Improved training also strengthens clinicians’ ability to identify patients who may face higher risk due to medical history, geographic barriers to care, or delayed access to prenatal services. Early recognition and proactive care planning can help reduce preventable complications.

Interdisciplinary Training and Team-Based Care

Maternal health outcomes are shaped by the coordination of care teams that include obstetricians, midwives, nurses, social workers, and other specialists. Simulation training programs should equip clinicians to function collaboratively and to communicate effectively across disciplines.

Team-based care is particularly important for patients managing complex pregnancies or chronic health conditions. Coordinated care models help ensure continuity between prenatal visits, hospital delivery, and postpartum follow-up, an area where many maternal complications occur.

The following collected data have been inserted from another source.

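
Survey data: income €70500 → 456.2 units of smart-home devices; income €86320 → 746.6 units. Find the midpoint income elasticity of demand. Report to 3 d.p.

ΔQ = 746.6 − 456.2 = 290.4; midpoint Q̄ = (456.2 + 746.6)/2 = 601.4.
ΔI = 86320 − 70500 = 15820; midpoint Ī = (70500 + 86320)/2 = 78410.
η = (ΔQ/Q̄) ÷ (ΔI/Ī) = (290.4/601.4) ÷ (15820/78410) = 2.393.

2.393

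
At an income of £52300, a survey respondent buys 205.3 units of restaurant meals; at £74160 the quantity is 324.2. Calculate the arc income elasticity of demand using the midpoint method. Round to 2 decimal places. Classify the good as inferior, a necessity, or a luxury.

ΔQ = 324.2 − 205.3 = 118.9; midpoint Q̄ = (205.3 + 324.2)/2 = 264.75.
ΔI = 74160 − 52300 = 21860; midpoint Ī = (52300 + 74160)/2 = 63230.
η = (ΔQ/Q̄) ÷ (ΔI/Ī) = (118.9/264.75) ÷ (21860/63230) = 1.30.
η > 1 ⇒ luxury.

1.30 (luxury)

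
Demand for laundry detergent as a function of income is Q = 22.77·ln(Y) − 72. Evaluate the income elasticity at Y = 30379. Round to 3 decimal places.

0.140

At Y = 30379: Q = 163.021.
dQ/dY = 22.77/Y = 0.000749531 at this income.
η = (dQ/dY)·(Y/Q) = 0.000749531 × (30379/163.021) = 0.140.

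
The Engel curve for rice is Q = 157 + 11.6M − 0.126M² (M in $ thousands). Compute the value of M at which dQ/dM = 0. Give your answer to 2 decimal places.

46.03

dQ/dM = 11.6 − 0.252M.
The good is inferior where dQ/dM < 0. Setting dQ/dM = 0 gives M = 11.6 / 0.252 = 46.03.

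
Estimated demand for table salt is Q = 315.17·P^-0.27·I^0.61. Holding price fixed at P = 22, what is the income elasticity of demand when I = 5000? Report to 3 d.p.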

Attention to Social and Structural Contexts

ACOG’s clinical guidance on social and structural determinants of health highlights how factors like transportation barriers, socioeconomic conditions, community resources, and availability of local maternity services influence a patient’s ability to engage in recommended care. In some regions of the United States, hospital obstetric unit closures and long travel distances to maternity care services can make routine prenatal visits more difficult.

Clinicians should be trained to recognize these factors, incorporate appropriate screening into practice, and connect patients with supportive resources that address barriers to care.

Education Is a Priority for Maternal Health

At TeamHealth, we have developed in-depth training courses designed to strengthen clinician awareness and competency in addressing disparities in obstetrical care. These required modules examine the historical and clinical factors that have contributed to inequities in maternal outcomes and provide a clear overview of current disparities, while emphasizing how care delivery models, communication, and individual practice patterns can influence patient experience and outcomes.

The goal is practical and patient-centered: to equip clinicians with the knowledge and self-awareness needed to provide consistent, quality care to every patient. Continued education reinforces accountability and strengthens our ability to deliver safe, evidence-based care across all populations. Our mission at TeamHealth is to deliver exceptional care during life’s pivotal moments. Our maternal health education programs position our providers to fulfill that mission.

This approach emphasizes the importance of education in providing quality, evidence-based, compassionate care, which improves maternal health outcomes for all patients.